Be mindful of whether there would be any issues with the manager who is conducting the hearing also conducting the investigation. As an example, if the manager has a particularly poor relationship with one of the potential witnesses, it may be better for someone else to conduct that meeting.
4. How Should You Structure a Grievance Investigation?
We suggest that you create a document that sets out the scope of investigation.
A good approach can be to create a simple table that sets out the issues that the individual is complaining about. You can set out what questions you have about the issues and how you could get answers to those questions.
Taking this structured approach means that you miss nothing.
You can and should ask the employee who has raised the grievance whether there is anyone they would like you to speak with as part of the investigation.
When you’ve decided on who you need to speak with, you need to invite each person to a meeting.
With investigation meetings there you should give reasonable notice of the meeting to individuals. Individuals (other than the person raising the grievance) do not have a legal right to be accompanied at an investigation meeting. Having said that, you should check your grievance policy as it’s possible that your policy does state that people can be accompanied at investigatory meetings and if it does then it is important that you allow this.
During the meeting, you’ll pose questions to the individual and give them the opportunity to respond to those questions. They will also be able to share any other information they have which they feel is relevant.
You’ll take notes and then provide those notes to the individual who has participated in the meeting so that they can confirm they are accurate.
5. What Happens if People Don’t Want to Participate in the Grievance Investigation?
Situations do arise when you ask someone to participate in an investigation regarding a grievance and they state that they would rather not participate.
If the individual is an employee, then you can tell them that refusing to participate could result in a disciplinary case but this is quite extreme.

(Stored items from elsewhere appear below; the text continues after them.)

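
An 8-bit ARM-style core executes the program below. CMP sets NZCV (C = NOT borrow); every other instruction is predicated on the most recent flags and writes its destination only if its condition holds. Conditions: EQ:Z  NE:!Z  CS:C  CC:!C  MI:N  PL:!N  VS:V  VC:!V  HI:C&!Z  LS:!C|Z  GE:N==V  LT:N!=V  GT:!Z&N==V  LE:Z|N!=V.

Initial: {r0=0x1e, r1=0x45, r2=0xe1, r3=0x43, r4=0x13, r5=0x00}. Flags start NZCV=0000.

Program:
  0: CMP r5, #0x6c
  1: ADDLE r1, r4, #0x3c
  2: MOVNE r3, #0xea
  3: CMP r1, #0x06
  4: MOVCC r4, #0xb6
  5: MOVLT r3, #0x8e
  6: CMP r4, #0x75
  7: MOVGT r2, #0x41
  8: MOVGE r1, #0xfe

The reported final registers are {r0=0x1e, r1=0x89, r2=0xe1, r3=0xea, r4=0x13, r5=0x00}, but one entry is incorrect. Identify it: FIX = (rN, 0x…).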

Typically, we suggest spending some time with any reluctant witness to understand why they do not wish to participate. You should explore whether anything can be done to make them more comfortable.

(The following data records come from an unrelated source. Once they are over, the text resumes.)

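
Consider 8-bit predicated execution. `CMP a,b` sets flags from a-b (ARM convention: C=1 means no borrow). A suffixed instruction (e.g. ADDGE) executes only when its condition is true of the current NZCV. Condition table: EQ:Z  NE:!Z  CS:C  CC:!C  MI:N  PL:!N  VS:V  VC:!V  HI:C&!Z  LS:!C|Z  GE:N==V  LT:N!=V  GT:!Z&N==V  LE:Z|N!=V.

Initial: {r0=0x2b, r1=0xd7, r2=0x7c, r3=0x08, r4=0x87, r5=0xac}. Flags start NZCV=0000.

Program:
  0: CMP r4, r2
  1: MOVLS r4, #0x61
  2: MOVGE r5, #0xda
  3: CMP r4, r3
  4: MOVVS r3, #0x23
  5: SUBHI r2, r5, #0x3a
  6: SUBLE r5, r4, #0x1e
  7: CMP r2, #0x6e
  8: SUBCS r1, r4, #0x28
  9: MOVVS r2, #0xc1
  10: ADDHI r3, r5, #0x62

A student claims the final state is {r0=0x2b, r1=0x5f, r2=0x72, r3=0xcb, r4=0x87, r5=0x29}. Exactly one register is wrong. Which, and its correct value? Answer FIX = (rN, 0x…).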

It could be that someone does not want to attend a meeting but is willing to provide a written statement and this is an option.

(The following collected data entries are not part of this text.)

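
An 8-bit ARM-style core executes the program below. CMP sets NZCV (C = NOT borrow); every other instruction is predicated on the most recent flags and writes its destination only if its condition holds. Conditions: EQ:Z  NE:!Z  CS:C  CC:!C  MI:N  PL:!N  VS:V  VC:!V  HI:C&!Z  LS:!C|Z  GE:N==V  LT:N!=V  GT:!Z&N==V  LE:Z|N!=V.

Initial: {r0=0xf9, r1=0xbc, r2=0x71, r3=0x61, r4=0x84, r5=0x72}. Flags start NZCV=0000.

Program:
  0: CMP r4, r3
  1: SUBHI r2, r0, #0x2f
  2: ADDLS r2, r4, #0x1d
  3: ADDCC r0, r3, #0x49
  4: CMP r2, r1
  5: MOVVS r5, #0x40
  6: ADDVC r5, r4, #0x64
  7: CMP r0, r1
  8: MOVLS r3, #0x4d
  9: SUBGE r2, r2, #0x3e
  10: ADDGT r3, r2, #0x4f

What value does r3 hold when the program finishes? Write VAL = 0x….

[0] flags=0011 → (cmp)
[1] flags=0011 HI?T → r2=0xca
[2] flags=0011 LS?F → skip
[3] flags=0011 CC?F → skip
[4] flags=0010 → (cmp)
[5] flags=0010 VS?F → skip
[6] flags=0010 VC?T → r5=0xe8
[7] flags=0010 → (cmp)
[8] flags=0010 LS?F → skip
[9] flags=0010 GE?T → r2=0x8c
[10] flags=0010 GT?T → r3=0xdb

VAL = 0xdb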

We really don’t recommend threatening someone with disciplinary action unless you feel they are being deliberately obstructive.
6. What About Confidentiality?
When leading a grievance investigation, you may encounter a situation where someone tells you they are only happy to give a statement if they can remain anonymous. This can be difficult to manage. You might need to use their evidence, but if they’re not prepared to be named, this may be a challenge.
If someone requests anonymity, then understand what it is that they are concerned about and consider whether there is a way for their identity to remain undisclosed.
You should be clear with anyone participating in the process how their statement will be used and who it will be shared with. You should also get consent from them for their statement to be used in this way.
7. Does an Investigation Only Require Taking Statements From People?
No. Your investigation may also require you to seek documentation, emails, review CCTV footage, and any other relevant information or data points.
8. What Do I Do With the Information I Gather for the Grievance?
Once you have completed your investigation you should write a report which pulls together the information that you have gathered.
In the report you should set out the scope of the investigation and your key findings.
This report will then start to form the basis of the outcome letter that you send to the employee who has raised the grievance.